Fuel standards are in the firing line
Volkswagen Australia managing director, Michael Bartsch, has called for Australia’s fuel standards and emissions testing to be dragged into line with the latest European rules, lest we become a “dumping ground” for old engine technology.
Speaking at a briefing in Sydney this week, the executive said our current fuel standards put Australia at risk of becoming a “second-tier” market, and argued the transition to higher-quality, lower-sulphur fuel was as important as the switch from leaded to unleaded petrol.
“We’re becoming outsiders,” Bartsch (pictured below) told journalists. “It won’t be long before vehicles are going to have to be produced purely for these really poor sulphur content countries,” he said, speaking of Australia’s fuel standards.
At the moment, local regulations allow 50 parts per million (ppm) of sulphur in premium unleaded, and 150ppm in regular unleaded petrol. European rules allow a maximum of 10ppm. We’re ranked 70th in the world for fuel quality, largely due to this sulphur content.
With WLTP (Worldwide harmonised Light vehicle Test Protocol) and Euro 6.2 emissions rules coming into force overseas, ever more advanced emissions-cutting and fuel-saving technologies are being fitted to petrol engines apace. Volkswagen said our market is already missing out on engines from Europe because of our fuel, although it didn’t go into detail.
Bartsch argues our fuel simply doesn’t support the latest technology, and the problem is only going to get worse.
“If we don’t move with the time, then ultimately it will become dearer here – it will become dearer from a couple of points of view,” he said.

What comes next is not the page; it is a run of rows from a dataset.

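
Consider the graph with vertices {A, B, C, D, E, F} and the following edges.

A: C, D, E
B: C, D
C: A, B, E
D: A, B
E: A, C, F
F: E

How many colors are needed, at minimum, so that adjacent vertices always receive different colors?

A, C, E are mutually adjacent, so at least 3 colors are needed.
A valid assignment using 3 colors: A=3, B=2, C=1, D=1, E=2, F=1. Every edge joins two different colors.

3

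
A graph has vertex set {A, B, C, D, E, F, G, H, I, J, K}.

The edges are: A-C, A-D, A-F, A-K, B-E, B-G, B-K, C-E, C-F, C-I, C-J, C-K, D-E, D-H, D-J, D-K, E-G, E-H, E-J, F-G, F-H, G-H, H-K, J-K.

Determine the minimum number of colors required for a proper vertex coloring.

E, G, H are mutually adjacent, so at least 3 colors are needed.
One proper 3-coloring: A=green, B=green, C=blue, D=blue, E=red, F=red, G=blue, H=green, I=red, J=green, K=red. No two adjacent vertices share a color.

3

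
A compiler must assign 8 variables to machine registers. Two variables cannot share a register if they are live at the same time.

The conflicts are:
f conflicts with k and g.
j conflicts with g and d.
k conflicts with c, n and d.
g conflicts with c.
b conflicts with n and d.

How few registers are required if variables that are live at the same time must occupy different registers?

The cycle g-c-k-d-j-g has odd length 5, so it cannot be 2-colored; at least 3 registers are needed.
3 registers suffice: register 1 → {k, g, b}; register 2 → {f, c, n, d}; register 3 → {j}. No two conflicting variables share a register.

3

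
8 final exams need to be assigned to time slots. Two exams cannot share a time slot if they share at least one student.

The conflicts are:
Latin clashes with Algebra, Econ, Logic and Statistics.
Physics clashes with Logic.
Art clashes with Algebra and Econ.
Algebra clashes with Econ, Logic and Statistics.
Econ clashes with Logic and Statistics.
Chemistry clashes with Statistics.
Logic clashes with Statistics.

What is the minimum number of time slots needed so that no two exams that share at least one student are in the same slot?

Latin, Algebra, Econ, Logic, Statistics pairwise conflict, so at least 5 time slots are needed.
5 time slots suffice: time slot 1 → {Physics, Algebra, Chemistry}; time slot 2 → {Art, Statistics}; time slot 3 → {Logic}; time slot 4 → {Econ}; time slot 5 → {Latin}. No two conflicting exams share a time slot.

5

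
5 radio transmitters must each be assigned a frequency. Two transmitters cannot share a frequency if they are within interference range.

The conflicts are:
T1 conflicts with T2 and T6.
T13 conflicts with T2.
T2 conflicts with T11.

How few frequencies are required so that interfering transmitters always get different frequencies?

T1 and T6 conflict, so at least 2 frequencies are needed.
A valid assignment using 2 frequencies: T1=2, T13=2, T2=1, T6=1, T11=2. Every pair that conflicts lands in different frequencies.

2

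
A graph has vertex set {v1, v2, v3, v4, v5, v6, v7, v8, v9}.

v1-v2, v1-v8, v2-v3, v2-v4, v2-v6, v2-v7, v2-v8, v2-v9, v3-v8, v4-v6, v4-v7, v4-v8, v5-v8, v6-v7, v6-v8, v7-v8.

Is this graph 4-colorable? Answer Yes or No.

v2, v4, v6, v7, v8 are mutually adjacent (a clique of size 5), so at least 5 colors are needed.
So 4 colors are not enough.

No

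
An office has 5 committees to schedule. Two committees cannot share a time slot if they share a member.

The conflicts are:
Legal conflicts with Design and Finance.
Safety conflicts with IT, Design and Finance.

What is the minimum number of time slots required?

Safety and IT conflict, so at least 2 time slots are needed.
2 time slots suffice: Legal=1, Safety=1, IT=2, Design=2, Finance=2. No two conflicting committees share a time slot.

2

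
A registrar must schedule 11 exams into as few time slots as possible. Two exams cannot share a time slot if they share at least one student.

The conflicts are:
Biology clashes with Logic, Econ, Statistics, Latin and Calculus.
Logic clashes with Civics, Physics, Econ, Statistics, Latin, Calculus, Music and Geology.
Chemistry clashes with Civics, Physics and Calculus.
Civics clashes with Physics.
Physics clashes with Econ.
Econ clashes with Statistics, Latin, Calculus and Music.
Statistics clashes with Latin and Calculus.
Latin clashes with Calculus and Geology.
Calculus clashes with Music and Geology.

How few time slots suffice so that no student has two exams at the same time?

6

Biology, Logic, Econ, Statistics, Latin, Calculus pairwise conflict, so at least 6 time slots are needed.
6 time slots suffice: time slot 1 → {Logic, Chemistry}; time slot 2 → {Physics, Calculus}; time slot 3 → {Civics, Econ, Geology}; time slot 4 → {Latin, Music}; time slot 5 → {Biology}; time slot 6 → {Statistics}. No two conflicting exams share a time slot.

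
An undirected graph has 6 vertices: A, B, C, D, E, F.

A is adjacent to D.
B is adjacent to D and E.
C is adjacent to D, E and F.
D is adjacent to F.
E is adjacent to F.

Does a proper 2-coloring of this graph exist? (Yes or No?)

No

C, E, F are mutually adjacent, so at least 3 colors are needed.
So 2 colors are not enough.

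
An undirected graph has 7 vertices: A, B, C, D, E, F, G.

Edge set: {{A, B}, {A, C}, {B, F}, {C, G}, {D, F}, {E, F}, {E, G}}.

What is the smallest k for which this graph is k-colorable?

2

C and G are adjacent, so at least 2 colors are needed.
2 colors suffice: color 1 → {A, F, G}; color 2 → {B, C, D, E}. Every edge joins two different colors.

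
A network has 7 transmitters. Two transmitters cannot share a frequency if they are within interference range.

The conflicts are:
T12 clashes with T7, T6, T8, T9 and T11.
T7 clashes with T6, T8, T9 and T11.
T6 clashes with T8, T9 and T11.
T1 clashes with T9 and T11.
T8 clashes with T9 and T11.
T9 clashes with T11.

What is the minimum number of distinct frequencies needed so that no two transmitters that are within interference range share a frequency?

6

T12, T7, T6, T8, T9, T11 all conflict with each other, so at least 6 frequencies are needed.
6 frequencies suffice: frequency 1 → {T9}; frequency 2 → {T11}; frequency 3 → {T7, T1}; frequency 4 → {T12}; frequency 5 → {T8}; frequency 6 → {T6}. Each listed conflict is separated.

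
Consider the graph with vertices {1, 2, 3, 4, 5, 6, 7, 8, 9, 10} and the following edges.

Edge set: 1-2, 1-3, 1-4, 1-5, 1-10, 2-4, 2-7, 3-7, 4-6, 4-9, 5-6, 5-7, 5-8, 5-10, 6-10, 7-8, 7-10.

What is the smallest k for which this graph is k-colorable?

3

5, 7, 8 are pairwise adjacent, so at least 3 colors are needed.
3 colors suffice: color red → {3, 4, 5}; color blue → {1, 6, 7, 9}; color green → {2, 8, 10}. Every edge joins two different colors.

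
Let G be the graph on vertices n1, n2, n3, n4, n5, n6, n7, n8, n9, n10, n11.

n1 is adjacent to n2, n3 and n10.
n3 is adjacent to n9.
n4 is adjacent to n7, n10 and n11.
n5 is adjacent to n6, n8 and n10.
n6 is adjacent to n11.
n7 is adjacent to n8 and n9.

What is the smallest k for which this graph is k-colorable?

3

The cycle n11-n6-n5-n10-n4-n11 has odd length 5, so it cannot be 2-colored; at least 3 colors are needed.
3 colors suffice: n1=1, n2=2, n3=3, n4=3, n5=1, n6=2, n7=1, n8=2, n9=2, n10=2, n11=1. Each edge has distinct colors on its endpoints.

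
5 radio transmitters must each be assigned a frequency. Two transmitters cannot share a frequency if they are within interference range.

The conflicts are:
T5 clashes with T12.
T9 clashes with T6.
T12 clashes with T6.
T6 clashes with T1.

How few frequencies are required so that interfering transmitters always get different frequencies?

T6 and T1 conflict, so at least 2 frequencies are needed.
2 frequencies suffice: frequency 1 → {T5, T6}; frequency 2 → {T9, T12, T1}. Every pair that conflicts lands in different frequencies.

2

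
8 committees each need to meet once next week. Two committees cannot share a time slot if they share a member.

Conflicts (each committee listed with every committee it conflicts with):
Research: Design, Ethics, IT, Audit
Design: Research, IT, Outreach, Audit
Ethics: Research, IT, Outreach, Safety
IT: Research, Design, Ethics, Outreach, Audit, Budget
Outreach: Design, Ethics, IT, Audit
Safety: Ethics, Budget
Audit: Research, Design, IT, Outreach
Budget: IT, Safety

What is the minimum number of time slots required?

4

Design, IT, Outreach, Audit pairwise conflict, so at least 4 time slots are needed.
Using 4 time slots: Research=4, Design=3, Ethics=2, IT=1, Outreach=4, Safety=1, Audit=2, Budget=2. No two conflicting committees share a time slot.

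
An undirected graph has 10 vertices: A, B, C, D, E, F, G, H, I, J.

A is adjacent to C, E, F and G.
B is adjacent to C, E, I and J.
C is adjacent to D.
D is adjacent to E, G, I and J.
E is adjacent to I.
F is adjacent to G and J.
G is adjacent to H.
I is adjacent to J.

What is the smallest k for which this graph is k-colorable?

3

A, F, G are pairwise adjacent, so at least 3 colors are needed.
3 colors suffice: A=red, B=red, C=blue, D=red, E=blue, F=green, G=blue, H=red, I=green, J=blue. Every edge joins two different colors.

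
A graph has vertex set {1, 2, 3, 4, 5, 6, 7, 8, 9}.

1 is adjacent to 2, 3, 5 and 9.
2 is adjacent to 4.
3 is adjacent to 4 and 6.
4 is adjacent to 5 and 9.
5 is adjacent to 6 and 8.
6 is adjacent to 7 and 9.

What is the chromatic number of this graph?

2

1 and 9 are adjacent, so at least 2 colors are needed.
2 colors suffice: color a → {1, 4, 6, 8}; color b → {2, 3, 5, 7, 9}. No two adjacent vertices share a color.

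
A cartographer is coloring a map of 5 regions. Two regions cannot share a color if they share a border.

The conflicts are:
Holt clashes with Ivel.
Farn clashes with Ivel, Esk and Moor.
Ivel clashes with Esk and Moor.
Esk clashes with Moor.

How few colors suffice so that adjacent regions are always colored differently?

Farn, Ivel, Esk, Moor pairwise conflict, so at least 4 colors are needed.
4 colors suffice: color 1 → {Ivel}; color 2 → {Holt, Esk}; color 3 → {Farn}; color 4 → {Moor}. No two conflicting regions share a color.

4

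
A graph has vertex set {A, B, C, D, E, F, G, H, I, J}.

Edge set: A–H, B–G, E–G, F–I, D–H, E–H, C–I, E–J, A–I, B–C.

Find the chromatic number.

The cycle H-E-G-B-C-I-A-H has odd length 7, so it cannot be 2-colored; at least 3 colors are needed.
3 colors suffice: color 1 → {B, H, I, J}; color 2 → {A, C, D, E, F}; color 3 → {G}. Each edge has distinct colors on its endpoints.

3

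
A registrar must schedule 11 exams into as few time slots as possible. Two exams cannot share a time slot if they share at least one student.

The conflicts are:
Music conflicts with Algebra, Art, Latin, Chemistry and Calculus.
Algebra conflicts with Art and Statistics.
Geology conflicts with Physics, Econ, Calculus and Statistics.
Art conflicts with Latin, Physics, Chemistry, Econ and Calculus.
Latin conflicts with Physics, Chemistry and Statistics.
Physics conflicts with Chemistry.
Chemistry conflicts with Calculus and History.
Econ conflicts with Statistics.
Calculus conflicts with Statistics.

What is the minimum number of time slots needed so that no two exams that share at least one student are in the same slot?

Art, Latin, Physics, Chemistry are mutually in conflict, so at least 4 time slots are needed.
A valid assignment using 4 time slots: Music=4, Algebra=2, Geology=2, Art=1, Latin=3, Physics=4, Chemistry=2, Econ=3, Calculus=3, Statistics=1, History=1. Each listed conflict is separated.

4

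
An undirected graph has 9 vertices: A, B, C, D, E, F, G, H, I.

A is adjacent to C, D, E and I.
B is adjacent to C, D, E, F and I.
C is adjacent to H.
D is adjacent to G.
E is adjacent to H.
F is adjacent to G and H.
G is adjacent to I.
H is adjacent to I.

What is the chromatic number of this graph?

G and I are adjacent, so at least 2 colors are needed.
A valid assignment using 2 colors: A=1, B=1, C=2, D=2, E=2, F=2, G=1, H=1, I=2. Each edge has distinct colors on its endpoints.

2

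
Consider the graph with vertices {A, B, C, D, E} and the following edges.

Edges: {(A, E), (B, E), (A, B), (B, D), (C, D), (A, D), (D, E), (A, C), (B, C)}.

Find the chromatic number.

4

A, B, C, D form a clique, so at least 4 colors are needed.
4 colors suffice: color red → {B}; color blue → {D}; color green → {A}; color yellow → {C, E}. Each edge has distinct colors on its endpoints.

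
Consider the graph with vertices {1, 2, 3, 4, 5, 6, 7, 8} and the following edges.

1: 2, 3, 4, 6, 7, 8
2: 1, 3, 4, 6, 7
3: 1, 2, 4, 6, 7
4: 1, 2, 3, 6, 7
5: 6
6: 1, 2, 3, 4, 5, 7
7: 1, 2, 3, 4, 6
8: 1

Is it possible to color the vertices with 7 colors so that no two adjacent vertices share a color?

The chromatic number is 6. 1, 2, 3, 4, 6, 7 are mutually adjacent (a clique of size 6), so at least 6 colors are needed.
A valid assignment using 6 colors: 1=blue, 2=green, 3=yellow, 4=orange, 5=blue, 6=red, 7=purple, 8=red.
Since 7 ≥ 6, a proper 7-coloring certainly exists.

Yes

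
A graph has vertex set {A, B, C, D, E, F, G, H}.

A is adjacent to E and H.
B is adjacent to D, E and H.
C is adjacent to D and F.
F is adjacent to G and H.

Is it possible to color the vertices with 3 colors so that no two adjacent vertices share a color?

The chromatic number is 3. The cycle F-H-B-D-C-F has odd length 5, so it cannot be 2-colored; at least 3 colors are needed.
3 colors suffice: color 1 → {A, B, F}; color 2 → {C, E, G, H}; color 3 → {D}.
That is already a proper 3-coloring.

Yes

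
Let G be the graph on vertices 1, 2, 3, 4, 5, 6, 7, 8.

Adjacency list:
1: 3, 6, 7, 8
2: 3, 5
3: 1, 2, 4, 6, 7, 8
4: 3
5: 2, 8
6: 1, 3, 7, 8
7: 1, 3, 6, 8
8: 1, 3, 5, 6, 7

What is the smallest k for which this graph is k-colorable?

1, 3, 6, 7, 8 are mutually adjacent (a clique of size 5), so at least 5 colors are needed.
5 colors suffice: 1=yellow, 2=blue, 3=red, 4=blue, 5=red, 6=purple, 7=green, 8=blue. No two adjacent vertices share a color.

5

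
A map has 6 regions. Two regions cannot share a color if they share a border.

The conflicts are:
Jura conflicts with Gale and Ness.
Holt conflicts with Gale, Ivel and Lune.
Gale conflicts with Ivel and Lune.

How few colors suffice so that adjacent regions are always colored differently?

3

Holt, Gale, Lune are mutually in conflict, so at least 3 colors are needed.
3 colors suffice: Jura=2, Holt=2, Gale=1, Ivel=3, Ness=1, Lune=3. No two conflicting regions share a color.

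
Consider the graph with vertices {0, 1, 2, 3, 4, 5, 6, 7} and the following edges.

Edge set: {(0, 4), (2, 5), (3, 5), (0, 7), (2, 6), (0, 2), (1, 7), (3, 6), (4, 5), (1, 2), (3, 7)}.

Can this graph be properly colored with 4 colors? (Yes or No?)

The chromatic number is 3. The cycle 6-3-7-0-2-6 has odd length 5, so it cannot be 2-colored; at least 3 colors are needed.
One proper 3-coloring: 0=b, 1=b, 2=a, 3=c, 4=a, 5=b, 6=b, 7=a.
Since 4 ≥ 3, a proper 4-coloring certainly exists.

Yes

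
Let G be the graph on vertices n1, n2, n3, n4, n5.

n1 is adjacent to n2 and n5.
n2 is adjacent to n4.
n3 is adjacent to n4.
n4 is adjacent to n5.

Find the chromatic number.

n1 and n5 are adjacent, so at least 2 colors are needed.
2 colors suffice: color 1 → {n1, n4}; color 2 → {n2, n3, n5}. Every edge joins two different colors.

2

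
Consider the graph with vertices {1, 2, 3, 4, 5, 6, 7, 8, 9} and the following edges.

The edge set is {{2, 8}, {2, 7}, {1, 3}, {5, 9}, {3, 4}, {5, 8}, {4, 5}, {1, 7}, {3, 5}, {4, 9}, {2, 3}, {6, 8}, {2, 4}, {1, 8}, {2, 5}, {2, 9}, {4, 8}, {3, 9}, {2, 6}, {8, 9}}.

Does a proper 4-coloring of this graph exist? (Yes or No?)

No

2, 3, 4, 5, 9 are mutually adjacent (a clique of size 5), so at least 5 colors are needed.
So 4 colors are not enough.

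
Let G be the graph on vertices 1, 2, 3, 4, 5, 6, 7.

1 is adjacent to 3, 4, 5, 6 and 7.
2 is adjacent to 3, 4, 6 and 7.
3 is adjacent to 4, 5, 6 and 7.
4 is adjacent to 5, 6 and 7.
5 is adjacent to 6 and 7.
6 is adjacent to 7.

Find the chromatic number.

1, 3, 4, 5, 6, 7 are mutually adjacent (a clique of size 6), so at least 6 colors are needed.
6 colors suffice: color red → {3}; color blue → {6}; color green → {7}; color yellow → {4}; color purple → {1, 2}; color orange → {5}. No two adjacent vertices share a color.

6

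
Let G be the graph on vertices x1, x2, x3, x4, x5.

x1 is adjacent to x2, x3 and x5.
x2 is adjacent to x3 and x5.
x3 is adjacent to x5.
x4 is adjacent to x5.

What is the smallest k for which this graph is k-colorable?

4

x1, x2, x3, x5 form a clique, so at least 4 colors are needed.
4 colors suffice: color R → {x5}; color B → {x2, x4}; color G → {x1}; color Y → {x3}. Every edge joins two different colors.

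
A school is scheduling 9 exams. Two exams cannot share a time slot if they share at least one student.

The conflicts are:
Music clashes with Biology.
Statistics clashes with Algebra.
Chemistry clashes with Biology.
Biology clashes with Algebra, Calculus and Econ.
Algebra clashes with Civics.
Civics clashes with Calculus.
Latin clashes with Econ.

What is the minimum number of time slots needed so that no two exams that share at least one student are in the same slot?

2

Music and Biology conflict, so at least 2 time slots are needed.
2 time slots suffice: time slot 1 → {Statistics, Biology, Civics, Latin}; time slot 2 → {Music, Chemistry, Algebra, Calculus, Econ}. Every pair that conflicts lands in different time slots.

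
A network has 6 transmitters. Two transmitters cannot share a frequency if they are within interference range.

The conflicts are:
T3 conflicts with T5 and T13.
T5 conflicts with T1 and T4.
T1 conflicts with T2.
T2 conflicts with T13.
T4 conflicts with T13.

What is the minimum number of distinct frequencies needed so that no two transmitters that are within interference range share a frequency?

The cycle T4-T5-T1-T2-T13-T4 has odd length 5, so it cannot be 2-colored; at least 3 frequencies are needed.
3 frequencies suffice: T3=2, T5=1, T1=2, T2=3, T4=2, T13=1. Every pair that conflicts lands in different frequencies.

3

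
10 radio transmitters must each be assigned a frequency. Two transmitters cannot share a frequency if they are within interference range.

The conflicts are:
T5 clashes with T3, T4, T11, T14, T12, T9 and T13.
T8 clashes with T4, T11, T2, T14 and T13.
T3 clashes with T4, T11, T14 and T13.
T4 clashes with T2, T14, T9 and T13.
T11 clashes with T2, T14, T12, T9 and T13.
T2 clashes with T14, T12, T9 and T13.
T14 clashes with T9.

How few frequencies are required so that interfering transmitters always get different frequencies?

4

T8, T4, T2, T14 pairwise conflict, so at least 4 frequencies are needed.
A valid assignment using 4 frequencies: T5=2, T8=4, T3=4, T4=1, T11=1, T2=2, T14=3, T12=3, T9=4, T13=3. Every pair that conflicts lands in different frequencies.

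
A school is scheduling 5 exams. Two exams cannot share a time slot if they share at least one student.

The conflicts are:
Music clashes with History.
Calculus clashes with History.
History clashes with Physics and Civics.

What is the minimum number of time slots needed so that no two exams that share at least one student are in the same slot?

2

History and Physics conflict, so at least 2 time slots are needed.
2 time slots suffice: time slot 1 → {History}; time slot 2 → {Music, Calculus, Physics, Civics}. Each listed conflict is separated.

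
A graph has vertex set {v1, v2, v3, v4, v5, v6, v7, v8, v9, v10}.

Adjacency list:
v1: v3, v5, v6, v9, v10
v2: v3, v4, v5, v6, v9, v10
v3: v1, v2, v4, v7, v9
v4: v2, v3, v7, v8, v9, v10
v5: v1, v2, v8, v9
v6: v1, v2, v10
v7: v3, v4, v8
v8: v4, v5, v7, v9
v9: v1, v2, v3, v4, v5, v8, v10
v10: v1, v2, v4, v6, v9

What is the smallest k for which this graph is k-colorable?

v2, v4, v9, v10 are mutually adjacent (a clique of size 4), so at least 4 colors are needed.
4 colors suffice: color 1 → {v6, v7, v9}; color 2 → {v1, v4}; color 3 → {v2, v8}; color 4 → {v3, v5, v10}. Every edge joins two different colors.

4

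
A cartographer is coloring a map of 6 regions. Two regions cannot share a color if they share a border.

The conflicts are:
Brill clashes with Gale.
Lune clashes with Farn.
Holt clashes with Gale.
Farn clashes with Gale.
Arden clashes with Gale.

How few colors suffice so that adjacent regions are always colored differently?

2

Lune and Farn conflict, so at least 2 colors are needed.
2 colors suffice: color 1 → {Lune, Gale}; color 2 → {Brill, Holt, Farn, Arden}. Every pair that conflicts lands in different colors.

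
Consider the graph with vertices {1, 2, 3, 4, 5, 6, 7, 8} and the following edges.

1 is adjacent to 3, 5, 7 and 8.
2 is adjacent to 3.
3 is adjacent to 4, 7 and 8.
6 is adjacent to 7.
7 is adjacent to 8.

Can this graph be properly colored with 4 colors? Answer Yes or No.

Yes

The chromatic number is 4. 1, 3, 7, 8 are pairwise adjacent (a clique of size 4), so at least 4 colors are needed.
4 colors suffice: color a → {3, 5, 6}; color b → {1, 2, 4}; color c → {7}; color d → {8}.
That is already a proper 4-coloring.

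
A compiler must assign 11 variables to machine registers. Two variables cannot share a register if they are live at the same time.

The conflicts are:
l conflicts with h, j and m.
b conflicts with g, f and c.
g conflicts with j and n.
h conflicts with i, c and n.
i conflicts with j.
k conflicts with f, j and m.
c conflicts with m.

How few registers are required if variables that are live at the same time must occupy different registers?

The cycle n-h-l-j-g-n has odd length 5, so it cannot be 2-colored; at least 3 registers are needed.
3 registers suffice: l=2, b=1, g=2, h=1, i=2, k=2, f=3, c=2, j=1, n=3, m=1. Each listed conflict is separated.

3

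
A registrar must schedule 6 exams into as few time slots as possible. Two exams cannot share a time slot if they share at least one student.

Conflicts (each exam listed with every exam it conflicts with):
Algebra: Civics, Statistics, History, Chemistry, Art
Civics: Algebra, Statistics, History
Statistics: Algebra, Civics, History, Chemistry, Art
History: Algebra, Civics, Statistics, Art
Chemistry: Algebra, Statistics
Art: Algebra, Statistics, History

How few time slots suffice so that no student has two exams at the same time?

Algebra, Civics, Statistics, History all conflict with each other, so at least 4 time slots are needed.
4 time slots suffice: Algebra=1, Civics=4, Statistics=2, History=3, Chemistry=3, Art=4. No two conflicting exams share a time slot.

4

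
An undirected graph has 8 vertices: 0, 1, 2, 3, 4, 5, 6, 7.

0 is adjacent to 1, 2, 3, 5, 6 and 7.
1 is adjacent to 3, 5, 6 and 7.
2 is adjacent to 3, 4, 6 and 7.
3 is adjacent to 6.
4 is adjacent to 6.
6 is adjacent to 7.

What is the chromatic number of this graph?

0, 2, 6, 7 form a clique, so at least 4 colors are needed.
One proper 4-coloring: 0=blue, 1=green, 2=green, 3=yellow, 4=blue, 5=red, 6=red, 7=yellow. Each edge has distinct colors on its endpoints.

4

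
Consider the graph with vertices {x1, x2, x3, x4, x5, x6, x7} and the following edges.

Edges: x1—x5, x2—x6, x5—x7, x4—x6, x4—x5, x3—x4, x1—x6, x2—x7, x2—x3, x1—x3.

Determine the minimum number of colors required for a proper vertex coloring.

The cycle x2-x7-x5-x4-x3-x2 has odd length 5, so it cannot be 2-colored; at least 3 colors are needed.
A valid assignment using 3 colors: x1=2, x2=2, x3=1, x4=2, x5=1, x6=1, x7=3. Every edge joins two different colors.

3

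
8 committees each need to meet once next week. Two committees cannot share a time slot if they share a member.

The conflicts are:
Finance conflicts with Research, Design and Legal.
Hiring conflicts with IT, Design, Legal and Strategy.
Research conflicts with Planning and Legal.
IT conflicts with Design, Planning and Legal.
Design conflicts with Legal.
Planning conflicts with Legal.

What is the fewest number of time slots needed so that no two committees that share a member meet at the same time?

4

Hiring, IT, Design, Legal all conflict with each other, so at least 4 time slots are needed.
4 time slots suffice: time slot 1 → {Legal, Strategy}; time slot 2 → {Finance, Hiring, Planning}; time slot 3 → {Research, IT}; time slot 4 → {Design}. Each listed conflict is separated.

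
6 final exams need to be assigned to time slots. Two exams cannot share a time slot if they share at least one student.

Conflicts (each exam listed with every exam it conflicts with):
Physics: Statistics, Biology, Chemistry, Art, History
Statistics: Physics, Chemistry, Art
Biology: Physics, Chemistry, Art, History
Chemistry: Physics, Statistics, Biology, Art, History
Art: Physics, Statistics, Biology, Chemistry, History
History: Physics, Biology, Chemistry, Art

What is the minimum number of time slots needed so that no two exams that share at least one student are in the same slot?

5

Physics, Biology, Chemistry, Art, History are mutually in conflict, so at least 5 time slots are needed.
5 time slots suffice: time slot 1 → {Physics}; time slot 2 → {Chemistry}; time slot 3 → {Art}; time slot 4 → {Statistics, History}; time slot 5 → {Biology}. Every pair that conflicts lands in different time slots.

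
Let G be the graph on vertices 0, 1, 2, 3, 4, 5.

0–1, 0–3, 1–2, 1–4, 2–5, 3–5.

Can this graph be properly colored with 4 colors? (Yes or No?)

Yes

The chromatic number is 3. The cycle 3-0-1-2-5-3 has odd length 5, so it cannot be 2-colored; at least 3 colors are needed.
3 colors suffice: color a → {1, 3}; color b → {0, 4, 5}; color c → {2}.
Since 4 ≥ 3, a proper 4-coloring certainly exists.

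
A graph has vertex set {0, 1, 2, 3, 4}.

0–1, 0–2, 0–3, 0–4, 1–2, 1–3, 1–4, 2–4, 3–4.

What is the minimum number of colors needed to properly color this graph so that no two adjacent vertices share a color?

0, 1, 3, 4 form a clique, so at least 4 colors are needed.
4 colors suffice: color red → {1}; color blue → {0}; color green → {4}; color yellow → {2, 3}. Every edge joins two different colors.

4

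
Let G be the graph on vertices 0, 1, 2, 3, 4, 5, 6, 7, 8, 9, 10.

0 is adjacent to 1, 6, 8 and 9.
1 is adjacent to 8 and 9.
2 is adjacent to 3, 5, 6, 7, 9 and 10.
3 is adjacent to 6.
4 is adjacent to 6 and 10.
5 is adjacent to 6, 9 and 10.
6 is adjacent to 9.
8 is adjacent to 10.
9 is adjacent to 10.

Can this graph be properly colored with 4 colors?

Yes

The chromatic number is 4. 2, 5, 6, 9 are mutually adjacent (a clique of size 4), so at least 4 colors are needed.
4 colors suffice: 0=green, 1=red, 2=green, 3=blue, 4=blue, 5=yellow, 6=red, 7=red, 8=blue, 9=blue, 10=red.
That is already a proper 4-coloring.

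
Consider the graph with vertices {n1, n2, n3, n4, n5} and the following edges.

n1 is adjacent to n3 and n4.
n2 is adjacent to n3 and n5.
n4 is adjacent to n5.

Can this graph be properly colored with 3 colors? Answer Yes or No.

The chromatic number is 3. The cycle n3-n1-n4-n5-n2-n3 has odd length 5, so it cannot be 2-colored; at least 3 colors are needed.
3 colors suffice: n1=2, n2=2, n3=1, n4=1, n5=3.
That is already a proper 3-coloring.

Yes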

“There’s always an opportunity cost when you don’t get real choice, so we’re going to lose choice here in Australia, and diversity in range.
“What that will do, it will give a competitive advantage to people who aren’t moving. On top of that… we’re going to be working in a smaller pool – cars being homologated specifically for the market – that will come at an additional cost,” he elaborated.
A recent proposal by the Ministerial Forum on Vehicle Emissions suggested three possible courses of action to tackle our fuel quality, having ruled out adopting global best practice by 2020.
One option would see 91RON gradually removed from sale and replaced with 95RON featuring 10ppm sulphur as our base option, while another would impose the same sulphur cap, but maintain 91RON on the petrol station forecourt. A third option suggested a blanket 10ppm cap on all fuel, with no further changes. The proposal also offers timelines ranging from 2022 to 2027 for the rollout.
The FCAI (Federal Chamber of Automotive Industries) told CarAdvice it favoured the most aggressive course of action when the Forum’s report was released, arguing “we need certainty around these issues so the best products can be brought to Australia with clarity around what is the policy environment in which they will be sold.”
That approach isn’t favoured by all. The Australian Automobile Association (AAA) says “aggressive targets are likely to have a significant impact on what consumers can buy and what features they have”, and argues that removing regular unleaded fuel from local forecourts would cost the ‘average household’ an extra $423 per year.
We contacted the AAA for comment, but it didn’t reply in time for publishing. We’ll update the story when it becomes available.
Rather than rushing low-sulphur fuel to market, the organisation also wants the government to analyse its impact on emissions from older vehicles. It called on the transition to be managed so the cost of bringing higher-quality fuel Down Under isn’t passed on to motorists. The AAA is calling for a staged rollout of low-sulphur fuel between 2023 and 2027, based on feedback from Australia’s four major oil refineries.
Bartsch didn’t pull any punches when addressing this point of view, suggesting the AAA and fuel companies are misleading the public on the issue.
“The fuel companies are pulling wool over people’s eyes, the AAA is pulling wool over people’s eyes as to what the real-world environment is,” he told assembled press.
“We’ll start seeing a lot of options drop off in terms of powertrains and engines that we can get,” he later argued, prompted about the timeline laid out by the AAA.
“What you’ll start seeing is that we’ll start getting lower common denominator products and… we’ll start paying more for the cars, because they’ll start doing special testing and special engine runs, and keeping old model lines alive, and putting old engines down the production line to keep a few markets going,” Bartsch explained.
“How long do you think that’s sustainable for a country that only sells a million cars a year. It’s not sustainable.”